First Blood to Esperance in the first half of the continent’s Premiere Clash

10 Nov

Esperance secure a slight advantage over Al-Ahly in a tense 1-1 draw in the African Champions League final first leg in Alexandria
Sunday night saw the first leg of the African Champions League final between Esperance and Al-Ahly played out in Alexandria. The Borg El Arab played host to a compelling, if nervy encounter, which has put the Tunisians in pole position ahead of the return on the 17th November.
As Gedo’s goal back in October knocked the Sunshine Stars of Nigeria out and sealed Ahly’s place in the final, many were already forecasting this tie to be a ‘dream match’ of sorts. It’s easy to see why so much excitement surrounded the meeting of this heavyweight duo, the two are among the continent’s finest sides, and while Ahly are the more successful of the two – being heralded as Africa’s Club of the Century – Esperance have the more recent success, having been responsible, indirectly at least, for eliminating the Red Devils from the two previous competitions.
Esperance, the current holders, earned their place in the final after besting Congolese side TP Mazembe over two legs in the semi; the tie had been settled by one single, solitary goal, and the final against Ahly promised a similarly tense battle between two teams with very little between them.
A one-one draw away in Egypt is an impressive result for Mkachkha, although on the final whistle, many Tunisians will have contemplated whether they should have been returning to Tunis celebrating a victory rather than a draw. Leading until the 89th minute, it took a late, late equaliser from Hamdy El Sayed, firing low from the edge of the box, to split the points.
Esperance had taken the lead though Walid Hichri soon after half time, a rare foray forward resulted in a corner, and the Blood and Gold were quick to capitalise, the defender rising highest to head the ball past Sheriff Ekramy. A regular pattern had emerged before the opener, and continued until the match’s end: Ahly had been, by far, the more proactive of the teams, and the visitors had keeper Moaz Ben Cherifia to thank for keeping a multitude of Egyptian attackers at bay. That man Gedo was a regular menace, whilst Mohamed Abou Trika will probably still be wondering how his effort from several yards was kept out by the heroic Tunisian international keeper.

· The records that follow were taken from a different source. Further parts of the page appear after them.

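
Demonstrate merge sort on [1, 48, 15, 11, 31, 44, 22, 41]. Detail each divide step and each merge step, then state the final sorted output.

Merge sort trace:

Split: [1, 48, 15, 11, 31, 44, 22, 41] -> [1, 48, 15, 11] and [31, 44, 22, 41]
  Split: [1, 48, 15, 11] -> [1, 48] and [15, 11]
    Split: [1, 48] -> [1] and [48]
    Merge: [1] + [48] -> [1, 48]
    Split: [15, 11] -> [15] and [11]
    Merge: [15] + [11] -> [11, 15]
  Merge: [1, 48] + [11, 15] -> [1, 11, 15, 48]
  Split: [31, 44, 22, 41] -> [31, 44] and [22, 41]
    Split: [31, 44] -> [31] and [44]
    Merge: [31] + [44] -> [31, 44]
    Split: [22, 41] -> [22] and [41]
    Merge: [22] + [41] -> [22, 41]
  Merge: [31, 44] + [22, 41] -> [22, 31, 41, 44]
Merge: [1, 11, 15, 48] + [22, 31, 41, 44] -> [1, 11, 15, 22, 31, 41, 44, 48]

Final sorted array: [1, 11, 15, 22, 31, 41, 44, 48]

The merge sort proceeds by recursively splitting the array and merging sorted halves.
After all merges, the sorted array is [1, 11, 15, 22, 31, 41, 44, 48].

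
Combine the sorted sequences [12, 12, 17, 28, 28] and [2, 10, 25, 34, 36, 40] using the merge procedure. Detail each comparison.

Merging process:

Compare 12 vs 2: take 2 from right. Merged: [2]
Compare 12 vs 10: take 10 from right. Merged: [2, 10]
Compare 12 vs 25: take 12 from left. Merged: [2, 10, 12]
Compare 12 vs 25: take 12 from left. Merged: [2, 10, 12, 12]
Compare 17 vs 25: take 17 from left. Merged: [2, 10, 12, 12, 17]
Compare 28 vs 25: take 25 from right. Merged: [2, 10, 12, 12, 17, 25]
Compare 28 vs 34: take 28 from left. Merged: [2, 10, 12, 12, 17, 25, 28]
Compare 28 vs 34: take 28 from left. Merged: [2, 10, 12, 12, 17, 25, 28, 28]
Append remaining from right: [34, 36, 40]. Merged: [2, 10, 12, 12, 17, 25, 28, 28, 34, 36, 40]

Final merged array: [2, 10, 12, 12, 17, 25, 28, 28, 34, 36, 40]
Total comparisons: 8

The merged array is [2, 10, 12, 12, 17, 25, 28, 28, 34, 36, 40], requiring 8 comparisons. The merge step runs in O(n) time where n is the total number of elements.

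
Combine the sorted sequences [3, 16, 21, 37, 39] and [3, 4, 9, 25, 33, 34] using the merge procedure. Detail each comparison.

Merging process:

Compare 3 vs 3: take 3 from left. Merged: [3]
Compare 16 vs 3: take 3 from right. Merged: [3, 3]
Compare 16 vs 4: take 4 from right. Merged: [3, 3, 4]
Compare 16 vs 9: take 9 from right. Merged: [3, 3, 4, 9]
Compare 16 vs 25: take 16 from left. Merged: [3, 3, 4, 9, 16]
Compare 21 vs 25: take 21 from left. Merged: [3, 3, 4, 9, 16, 21]
Compare 37 vs 25: take 25 from right. Merged: [3, 3, 4, 9, 16, 21, 25]
Compare 37 vs 33: take 33 from right. Merged: [3, 3, 4, 9, 16, 21, 25, 33]
Compare 37 vs 34: take 34 from right. Merged: [3, 3, 4, 9, 16, 21, 25, 33, 34]
Append remaining from left: [37, 39]. Merged: [3, 3, 4, 9, 16, 21, 25, 33, 34, 37, 39]

Final merged array: [3, 3, 4, 9, 16, 21, 25, 33, 34, 37, 39]
Total comparisons: 9

The merged array is [3, 3, 4, 9, 16, 21, 25, 33, 34, 37, 39], requiring 9 comparisons. The merge step runs in O(n) time where n is the total number of elements.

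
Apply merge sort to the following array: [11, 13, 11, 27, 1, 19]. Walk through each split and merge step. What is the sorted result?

Merge sort trace:

Split: [11, 13, 11, 27, 1, 19] -> [11, 13, 11] and [27, 1, 19]
  Split: [11, 13, 11] -> [11] and [13, 11]
    Split: [13, 11] -> [13] and [11]
    Merge: [13] + [11] -> [11, 13]
  Merge: [11] + [11, 13] -> [11, 11, 13]
  Split: [27, 1, 19] -> [27] and [1, 19]
    Split: [1, 19] -> [1] and [19]
    Merge: [1] + [19] -> [1, 19]
  Merge: [27] + [1, 19] -> [1, 19, 27]
Merge: [11, 11, 13] + [1, 19, 27] -> [1, 11, 11, 13, 19, 27]

Final sorted array: [1, 11, 11, 13, 19, 27]

The merge sort proceeds by recursively splitting the array and merging sorted halves.
After all merges, the sorted array is [1, 11, 11, 13, 19, 27].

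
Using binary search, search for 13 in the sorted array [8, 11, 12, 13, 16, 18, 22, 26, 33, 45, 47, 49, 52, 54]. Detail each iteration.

Binary search for 13 in [8, 11, 12, 13, 16, 18, 22, 26, 33, 45, 47, 49, 52, 54]:

lo=0, hi=13, mid=6, arr[mid]=22 -> 22 > 13, search left half
lo=0, hi=5, mid=2, arr[mid]=12 -> 12 < 13, search right half
lo=3, hi=5, mid=4, arr[mid]=16 -> 16 > 13, search left half
lo=3, hi=3, mid=3, arr[mid]=13 -> Found target at index 3!

Binary search finds 13 at index 3 after 4 comparisons. The search repeatedly halves the search space by comparing with the middle element.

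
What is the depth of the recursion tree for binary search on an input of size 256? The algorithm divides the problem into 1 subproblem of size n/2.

For divide and conquer with division factor 2:

Problem sizes at each level:
Level 0: 256
Level 1: 128
Level 2: 64
Level 3: 32
Level 4: 16
Level 5: 8
Level 6: 4
Level 7: 2
Level 8: 1

The root is level 0 and the size-1 base case is level 8 (the tree spans levels 0 through 8, i.e. 9 levels counting the root), so the depth is the number of divisions: log_2(256) = 8

The recursion tree depth is log_2(256) = 8. At each level, the problem size is divided by 2, so it takes 8 divisions to reduce to a base case of size 1. The algorithm makes 1 recursive call at each level.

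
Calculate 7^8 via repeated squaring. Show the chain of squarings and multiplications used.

Computing 7^8 by squaring (build up from 7^1; each line after the first costs one multiplication):

7^1 = 7
7^2 = (7^1)^2 = 7^2 = 49
7^4 = (7^2)^2 = 49^2 = 2401
7^8 = (7^4)^2 = 2401^2 = 5764801

Result: 5764801
Multiplications needed: 3 (3 lines after 7^1)

7^8 = 5764801. Using exponentiation by squaring, this requires 3 multiplications. The key idea: if the exponent is even, square the half-power; if odd, multiply by the base once.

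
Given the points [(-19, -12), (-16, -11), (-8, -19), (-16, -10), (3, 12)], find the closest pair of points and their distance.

Computing all pairwise distances among 5 points:

d((-19, -12), (-16, -11)) = 3.1623
d((-19, -12), (-8, -19)) = 13.0384
d((-19, -12), (-16, -10)) = 3.6056
d((-19, -12), (3, 12)) = 32.5576
d((-16, -11), (-8, -19)) = 11.3137
d((-16, -11), (-16, -10)) = 1.0 <-- minimum
d((-16, -11), (3, 12)) = 29.8329
d((-8, -19), (-16, -10)) = 12.0416
d((-8, -19), (3, 12)) = 32.8938
d((-16, -10), (3, 12)) = 29.0689

Closest pair: (-16, -11) and (-16, -10) with distance 1.0

The closest pair is (-16, -11) and (-16, -10) with Euclidean distance 1.0. For 5 points, brute-force pairwise comparison is shown above. For large n, the divide-and-conquer algorithm (sort by x, recurse on halves, check the dividing strip) achieves O(n log n).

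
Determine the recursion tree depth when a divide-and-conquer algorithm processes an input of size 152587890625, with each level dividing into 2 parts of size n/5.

For divide and conquer with division factor 5:

Problem sizes at each level:
Level 0: 152587890625
Level 1: 30517578125
Level 2: 6103515625
Level 3: 1220703125
Level 4: 244140625
Level 5: 48828125
Level 6: 9765625
Level 7: 1953125
Level 8: 390625
Level 9: 78125
Level 10: 15625
Level 11: 3125
Level 12: 625
Level 13: 125
Level 14: 25
Level 15: 5
Level 16: 1

The root is level 0 and the size-1 base case is level 16 (the tree spans levels 0 through 16, i.e. 17 levels counting the root), so the depth is the number of divisions: log_5(152587890625) = 16

The recursion tree depth is log_5(152587890625) = 16. At each level, the problem size is divided by 5, so it takes 16 divisions to reduce to a base case of size 1. The algorithm makes 2 recursive calls at each level.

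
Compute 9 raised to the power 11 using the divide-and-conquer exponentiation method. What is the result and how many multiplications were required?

Computing 9^11 by squaring (build up from 9^1; each line after the first costs one multiplication):

9^1 = 9
9^2 = (9^1)^2 = 9^2 = 81
9^4 = (9^2)^2 = 81^2 = 6561
9^5 = 9 * 9^4 = 9 * 6561 = 59049
9^10 = (9^5)^2 = 59049^2 = 3486784401
9^11 = 9 * 9^10 = 9 * 3486784401 = 31381059609

Result: 31381059609
Multiplications needed: 5 (5 lines after 9^1)

9^11 = 31381059609. Using exponentiation by squaring, this requires 5 multiplications. The key idea: if the exponent is even, square the half-power; if odd, multiply by the base once.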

The match was only the second occasion that a viewing public had been granted entry to a football arena since the Port Said Stadium Disaster on the 1st of February. 20, 000 were in attendance at the stadium in Alexandria, and while the Ahly Ultras had threatened to boycott the match, the mood within the Borg El Arab was sombre, with minds very much on the tragedy at Al-Masry, and black shirts worn as a show of solidarity and a mark of memory to those who lost their lives. A minute’s silence was observed before kick off, and pictures of the victims, numbering over 79, adorned the stadium.
There will be mixed emotions in the fortnight leading up to the return match in Tunisia. Ahly will be relieved that the equaliser was found in the end, but will be grieved that their overall dominance wasn’t rewarded with the home win that they will surely feel they deserve. Such profligacy in Tunis will be punished by a buoyed Esperance.
And buoyed they shall be. With the amount that Ahly threw at them, Esperance should, in truth, have been left behind by their Egyptian counterparts. But the gallant Cherifia was clearly in no mood to finish runner up, and his side will be renewed and galvanised by his display, earning them a valuable draw. Hichri’s away goal may well prove crucial if the teams are once again deadlocked in Tunis, although don’t rule out an Ahly team keen to restore some pride to their nation.